En 1971, Claude Vivier vient étudier à Utrecht puis passera l’année suivante à Paris. En 1972, c’est Cologne. Et Stockhausen. Enfin. Peter Sellars partage avec Claude Vivier une passion pour l’Asie : le Canadien séjourna ainsi au mitan des années 70 au Japon, en Thaïlande et à Bali. » Bali et ses cérémonies de crémation, c’est aussi un moment fort de ma vie « , reprend Sellars. Ce rapport aux esprits, à la mort, le tout porté par des danses et des musiques à base de gamelans, influencera le théâtre de Peter Sellars comme la composition de Claude Vivier. Ce dernier écrira : » Je réalise de façon patente que ce voyage n’est finalement qu’un voyage au fond de moi-même. » Des partitions comme Shiraz ou Bouchara sont comme des journaux de voyages en musique. » Nous avons, dans nos sociétés occidentales, inventé les hôpitaux.
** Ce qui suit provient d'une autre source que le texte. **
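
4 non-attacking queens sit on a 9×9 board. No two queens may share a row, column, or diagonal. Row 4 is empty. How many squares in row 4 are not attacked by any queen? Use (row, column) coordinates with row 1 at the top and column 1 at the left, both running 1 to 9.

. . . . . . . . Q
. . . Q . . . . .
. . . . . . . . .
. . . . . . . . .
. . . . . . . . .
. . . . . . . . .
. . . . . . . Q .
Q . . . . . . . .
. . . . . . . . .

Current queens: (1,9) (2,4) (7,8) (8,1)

(1,9) attacks row 4 at column 9 and diagonals 6.
(2,4) attacks row 4 at column 4 and diagonals 2, 6.
(7,8) attacks row 4 at column 8 and diagonals 5.
(8,1) attacks row 4 at column 1 and diagonals 5.
Attacked columns: {1, 2, 4, 5, 6, 8, 9}. Safe: {3, 7}.

2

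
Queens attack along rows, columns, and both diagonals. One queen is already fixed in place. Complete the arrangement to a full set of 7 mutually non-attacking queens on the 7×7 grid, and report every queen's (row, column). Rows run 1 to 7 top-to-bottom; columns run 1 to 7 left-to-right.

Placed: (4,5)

(1,6) (2,1) (3,3) (4,5) (5,7) (6,2) (7,4)

Row 1: attacked by (4,5)→{2,5}. Safe: 1, 3, 4, 6, 7. Place at column 6.
Row 2: attacked by (1,6)→{5,6,7}; (4,5)→{3,5,7}. Safe: 1, 2, 4. Place at column 1.
Row 3: attacked by (1,6)→{4,6}; (2,1)→{1,2}; (4,5)→{4,5,6}. Safe: 3, 7. Place at column 3.
Row 5: attacked by (1,6)→{2,6}; (2,1)→{1,4}; (3,3)→{1,3,5}; (4,5)→{4,5,6}. Safe: 7. Place at column 7.
Row 6: attacked by (1,6)→{1,6}; (2,1)→{1,5}; (3,3)→{3,6}; (4,5)→{3,5,7}; (5,7)→{6,7}. Safe: 2, 4. Place at column 2.
Row 7: attacked by (1,6)→{6}; (2,1)→{1,6}; (3,3)→{3,7}; (4,5)→{2,5}; (5,7)→{5,7}; (6,2)→{1,2,3}. Safe: 4. Place at column 4.
Columns [6, 1, 3, 5, 7, 2, 4], r−c [-5, 1, 0, -1, -2, 4, 3], r+c [7, 3, 6, 9, 12, 8, 11] are all distinct, so no two queens attack.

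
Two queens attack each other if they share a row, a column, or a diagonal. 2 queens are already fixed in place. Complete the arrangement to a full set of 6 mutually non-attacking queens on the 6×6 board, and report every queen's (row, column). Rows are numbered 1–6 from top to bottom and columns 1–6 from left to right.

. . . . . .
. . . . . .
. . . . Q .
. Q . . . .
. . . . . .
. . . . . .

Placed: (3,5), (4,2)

(1,4) (2,1) (3,5) (4,2) (5,6) (6,3)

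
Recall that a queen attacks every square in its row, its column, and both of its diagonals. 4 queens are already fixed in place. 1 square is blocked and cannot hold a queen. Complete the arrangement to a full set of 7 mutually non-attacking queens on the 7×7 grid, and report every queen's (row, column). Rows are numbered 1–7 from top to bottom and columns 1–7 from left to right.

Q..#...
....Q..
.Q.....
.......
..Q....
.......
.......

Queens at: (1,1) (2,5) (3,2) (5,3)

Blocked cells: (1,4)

Row 4: attacked by (1,1)→{1,4}; (2,5)→{3,5,7}; (3,2)→{1,2,3}; (5,3)→{2,3,4}. Safe: 6. Place at column 6.
Row 6: attacked by (1,1)→{1,6}; (2,5)→{1,5}; (3,2)→{2,5}; (4,6)→{4,6}; (5,3)→{2,3,4}. Safe: 7. Place at column 7.
Row 7: attacked by (1,1)→{1,7}; (2,5)→{5}; (3,2)→{2,6}; (4,6)→{3,6}; (5,3)→{1,3,5}; (6,7)→{6,7}. Safe: 4. Place at column 4.
Columns [1, 5, 2, 6, 3, 7, 4], r−c [0, -3, 1, -2, 2, -1, 3], r+c [2, 7, 5, 10, 8, 13, 11] are all distinct, so no two queens attack.

(1,1) (2,5) (3,2) (4,6) (5,3) (6,7) (7,4)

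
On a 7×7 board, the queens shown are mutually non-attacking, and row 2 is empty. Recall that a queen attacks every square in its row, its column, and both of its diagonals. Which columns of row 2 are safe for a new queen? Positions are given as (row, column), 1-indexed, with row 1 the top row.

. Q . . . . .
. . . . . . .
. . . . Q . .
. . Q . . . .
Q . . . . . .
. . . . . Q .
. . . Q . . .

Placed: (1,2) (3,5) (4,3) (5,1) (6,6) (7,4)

(1,2) attacks row 2 at column 2 and diagonals 1, 3.
(3,5) attacks row 2 at column 5 and diagonals 4, 6.
(4,3) attacks row 2 at column 3 and diagonals 1, 5.
(5,1) attacks row 2 at column 1 and diagonals 4.
(6,6) attacks row 2 at column 6 and diagonals 2.
(7,4) attacks row 2 at column 4.
Attacked columns: {1, 2, 3, 4, 5, 6}. Safe: {7}.

columns 7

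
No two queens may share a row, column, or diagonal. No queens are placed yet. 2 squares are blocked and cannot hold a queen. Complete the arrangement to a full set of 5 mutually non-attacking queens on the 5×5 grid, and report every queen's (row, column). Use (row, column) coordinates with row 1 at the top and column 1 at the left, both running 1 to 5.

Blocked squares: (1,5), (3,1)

Row 1: Blocked: 5. Safe: 1, 2, 3, 4. Place at column 4.
Row 2: attacked by (1,4)→{3,4,5}. Safe: 1, 2. Place at column 1.
Row 3: attacked by (1,4)→{2,4}; (2,1)→{1,2}. Blocked: 1. Safe: 3, 5. Place at column 3.
Row 4: attacked by (1,4)→{1,4}; (2,1)→{1,3}; (3,3)→{2,3,4}. Safe: 5. Place at column 5.
Row 5: attacked by (1,4)→{4}; (2,1)→{1,4}; (3,3)→{1,3,5}; (4,5)→{4,5}. Safe: 2. Place at column 2.
Columns [4, 1, 3, 5, 2], r−c [-3, 1, 0, -1, 3], r+c [5, 3, 6, 9, 7] are all distinct, so no two queens attack.

(1,4) (2,1) (3,3) (4,5) (5,2)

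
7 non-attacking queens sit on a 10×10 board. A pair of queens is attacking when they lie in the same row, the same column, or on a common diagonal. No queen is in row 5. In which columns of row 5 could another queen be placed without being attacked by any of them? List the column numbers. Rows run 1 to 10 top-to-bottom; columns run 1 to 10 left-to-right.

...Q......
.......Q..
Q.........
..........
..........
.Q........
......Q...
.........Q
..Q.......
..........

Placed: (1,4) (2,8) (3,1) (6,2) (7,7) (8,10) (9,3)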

Mais on ne sait pas comment mourir. En Asie, on prépare la mort « , ose Peter Sellars. Il a trouvé dans Kopernicus, un rituel de mort de Claude Vivier, une double ouverture. » Deux parties, une musique à la fois légère et transcendantale. A mes yeux, c’est une musique du futur. Elle est en équilibre sur un fil comme s’il y avait un temps intérieur propre à Vivier. » Pour Kopernicus, un rituel de mort, le compositeur convoque dans un opéra Agni, personnage central, mais également Lewis Carroll, La Reine de la nuit, Copernic et sa mère, ou Tristan et Isolde. » Trouver l’âme de l’humanité, la remettre en face d’elle-même, remettre l’individu face à lui-même et à l’infini, face au mystère total qu’est l’univers, le contempler, pouvoir enfin s’y trouver « , écrivait Claude Vivier.
» On ne peut pas faire n’importe quoi avec cette œuvre, il faut être très précis. L’écriture de Vivier était intense reflétant deux sensibilités en lui. » Le livret signé Vivier est en français et » une langue inventée « . Peter Sellars rebondit : » Enfant déjà, Claude parlait des langues inventées comme s’il voulait dialoguer avec les esprits et les présences. La pièce est dédiée à Copernicus. Ce n’est pas un hasard. » Sellars affirme également que, comme d’autres compositeurs – il cite Haendel -, Vivier a peut-être été piégé par » son époque « . Et de poursuivre, conscient de la force de cette musique, en disant que » les créations de Vivier nous font entrer dans un monde qui nous est interdit « . Claude Vivier sera assassiné à Paris dans la nuit du 7 au 8 mars 1983. Il a 34 ans. » Je crois qu’il savait qu’il allait mourir jeune ; il en était conscient comme Mozart l’a été. Cela est triste mais d’une certaine façon Claude Vivier voulait se libérer. » Et Peter Sellars de conclure avec ces quelques mots : » Des mondes de la vie, de la mort, à une vie nouvelle, la musique de Vivier trouve la paix au-delà de la paix, le repos sacré dans l’action métaphysique. Les visionnaires sont là. Nous n’avons plus à avoir peur. »
Kopernikus, un rituel de mort, d’après la pièce de Claude Vivier, mise en scène Peter Sellars. Du 4 au 8 décembre au Théâtre de la Ville – Espace Cardin avec le Théâtre du Châtelet. Du 17 au 19 décembre au Nouveau Théâtre de Montreuil.